In fact, the FBI’s Internet Crime Complaint Center (IC3) reports financial losses from cybercrime is steadily growing but is largely under reported. The FBI reports losses of nearly $1.1 billion across the U.S., stemming 127,145 incidents.
More alarming, agents suggest these extensive losses are just the tip of the iceberg. The IC3 report estimates as few as 15% of fraud victims even report internet crimes to law enforcement.
While data breaches at large retail chains tend to get the headlines, small businesses are increasingly vulnerable to ransomware, a type of malware that infects and seizes control of an entire network by way of an encryption tool. The hacker only releases the data when the victim pays a ransom.
Ransomware demands growing
Bank Info Security recently reported that the ransom demands for the release of encrypted data are increasing in value. It also reports the disturbing trend of hackers using poor quality encryption tools that damage or destroy some of the data so that it cannot be returned fully intact, even if the ransom is paid.

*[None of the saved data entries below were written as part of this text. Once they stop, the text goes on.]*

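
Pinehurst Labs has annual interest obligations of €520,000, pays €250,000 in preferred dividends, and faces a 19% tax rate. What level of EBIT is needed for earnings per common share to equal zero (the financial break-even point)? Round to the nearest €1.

Grossing the preferred dividend up to pre-tax terms: €250,000 / (1 − 0.19) = €308,641.98.
EPS = 0 when EBIT covers interest plus the pre-tax preferred burden: €520,000 + €308,641.98 = €828,641.98.

€828,642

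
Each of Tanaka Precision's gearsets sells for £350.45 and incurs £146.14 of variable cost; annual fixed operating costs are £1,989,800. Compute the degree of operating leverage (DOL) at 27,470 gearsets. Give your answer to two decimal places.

1.55

Contribution at this volume is 27,470 × £204.31 = £5,612,395.70.
Operating income = contribution − fixed costs = £5,612,395.70 − £1,989,800 = £3,622,595.70.
So DOL = total CM / EBIT = £5,612,395.70 / £3,622,595.70 = 1.5493.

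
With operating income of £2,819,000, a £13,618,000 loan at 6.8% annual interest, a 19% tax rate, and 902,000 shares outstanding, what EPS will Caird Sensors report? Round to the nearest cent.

Pre-tax income = £2,819,000 − £926,024.00 = £1,892,976.00.
Net income = £1,892,976.00 × (1 − 0.19) = £1,533,310.56.
Per share: £1,533,310.56 / 902,000 shares = £1.70.

£1.70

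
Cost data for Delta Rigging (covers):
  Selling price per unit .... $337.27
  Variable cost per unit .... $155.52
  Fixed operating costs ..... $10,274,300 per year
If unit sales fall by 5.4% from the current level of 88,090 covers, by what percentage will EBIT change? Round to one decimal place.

-15.1%

Total contribution margin = 88,090 × $181.75 = $16,010,357.50.
Operating income = contribution − fixed costs = $16,010,357.50 − $10,274,300 = $5,736,057.50.
DOL = contribution ÷ EBIT = $16,010,357.50 ÷ $5,736,057.50 = 2.7912.
So EBIT moves 2.7912 × (-5.4%) = -15.1%.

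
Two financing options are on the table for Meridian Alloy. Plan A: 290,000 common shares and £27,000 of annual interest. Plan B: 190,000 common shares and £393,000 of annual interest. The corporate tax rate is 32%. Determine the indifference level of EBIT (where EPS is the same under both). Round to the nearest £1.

Set EPS_A = EPS_B: (EBIT − £27,000)(1 − 0.32) ÷ 290,000 = (EBIT − £393,000)(1 − 0.32) ÷ 190,000.
The (1 − t) factor cancels: (EBIT − 27,000) × 190,000 = (EBIT − 393,000) × 290,000.
Solving, EBIT = (393,000·290,000 − 27,000·190,000) / (290,000 − 190,000) = 108,840,000,000 / 100,000 = 1,088,400.00.

£1,088,400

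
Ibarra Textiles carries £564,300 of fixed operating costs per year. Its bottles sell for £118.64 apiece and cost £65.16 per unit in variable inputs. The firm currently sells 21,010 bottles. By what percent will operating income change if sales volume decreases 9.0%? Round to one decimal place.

-18.1%

At 21,010 units, contribution = 21,010 × £53.48 = £1,123,614.80.
Operating income = contribution − fixed costs = £1,123,614.80 − £564,300 = £559,314.80.
Degree of operating leverage = £1,123,614.80 / £559,314.80 = 2.0089.
Operating income changes by 2.0089 × -9.0% = -18.1%.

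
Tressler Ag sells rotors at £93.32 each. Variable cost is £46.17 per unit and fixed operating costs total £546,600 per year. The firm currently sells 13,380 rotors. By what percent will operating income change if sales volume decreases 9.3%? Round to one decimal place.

Contribution at this volume is 13,380 × £47.15 = £630,867.00.
EBIT = £630,867.00 − £546,600 = £84,267.00.
Degree of operating leverage = £630,867.00 / £84,267.00 = 7.4865.
So EBIT moves 7.4865 × (-9.3%) = -69.6%.

-69.6%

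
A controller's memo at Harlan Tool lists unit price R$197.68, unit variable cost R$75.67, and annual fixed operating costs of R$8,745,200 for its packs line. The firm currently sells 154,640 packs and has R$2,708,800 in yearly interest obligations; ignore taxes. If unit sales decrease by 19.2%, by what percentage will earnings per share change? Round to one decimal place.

At 154,640 units, contribution = 154,640 × R$122.01 = R$18,867,626.40.
Operating income = contribution − fixed costs = R$18,867,626.40 − R$8,745,200 = R$10,122,426.40.
Interest = R$2,708,800.00, so EBIT − I = R$7,413,626.40.
DCL = total CM / (EBIT − I) = R$18,867,626.40 / R$7,413,626.40 = 2.5450.
%ΔEPS = DCL × %ΔSales = 2.5450 × -19.2% = -48.9%.

-48.9%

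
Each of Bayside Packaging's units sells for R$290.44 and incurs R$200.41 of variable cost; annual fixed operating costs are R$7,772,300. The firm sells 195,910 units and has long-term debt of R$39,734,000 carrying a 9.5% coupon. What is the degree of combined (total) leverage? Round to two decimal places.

At 195,910 units, contribution = 195,910 × R$90.03 = R$17,637,777.30.
Operating income = contribution − fixed costs = R$17,637,777.30 − R$7,772,300 = R$9,865,477.30. Interest = R$3,774,730.00.
DOL = R$17,637,777.30 ÷ R$9,865,477.30 = 1.7878; DFL = R$9,865,477.30 ÷ R$6,090,747.30 = 1.6197.
DCL = DOL × DFL = 1.7878 × 1.6197 = 2.8957.

2.90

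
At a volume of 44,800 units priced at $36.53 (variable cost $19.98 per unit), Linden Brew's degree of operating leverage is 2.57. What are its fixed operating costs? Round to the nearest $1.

$452,942

At 44,800 units, contribution = 44,800 × $16.55 = $741,440.00.
DOL = contribution / EBIT, so EBIT = $741,440.00 / 2.57 = $288,498.05.
Fixed costs = CM − EBIT = $741,440.00 − $288,498.05 = $452,942.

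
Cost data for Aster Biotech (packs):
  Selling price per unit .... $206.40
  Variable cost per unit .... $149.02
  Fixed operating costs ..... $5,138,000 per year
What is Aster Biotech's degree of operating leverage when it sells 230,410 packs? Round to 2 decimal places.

1.64

Contribution at this volume is 230,410 × $57.38 = $13,220,925.80.
Operating income = contribution − fixed costs = $13,220,925.80 − $5,138,000 = $8,082,925.80.
DOL = contribution ÷ EBIT = $13,220,925.80 ÷ $8,082,925.80 = 1.6357.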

Ransonware schemes are usually launched just like a phishing scam. If someone on the network clicks on a link in a bogus email, perhaps thinking they are responding to a legitimate request, it unleases the malware that infects the entire network. Hospitals, insurance companies, and even police departments have been affected.
In response to this and other cyber threats, the Department of Homeland Security (DHS) and Technology Directorate (S&T) Cyber Security Division (CSD) are studying the best way to alert small businesses to potential threats. The project is called “Dissect Cyber.”
Dissect Cyber
“Through its research project, Dissect Cyber is providing very timely notifications that help small- to mid-sized companies from falling victim to well-targeted and executed internet and email scams,” said program manager Dr. Ann Cox.
The goal, says Cox, is to get this information in the hands of business and corporate leaders before cybercriminals launch their latest schemes. That requires staying one step ahead of the hackers, which is a challenge.
But the program has the goal of establishing an early warning system, which could help companies take steps to avoid being victimized.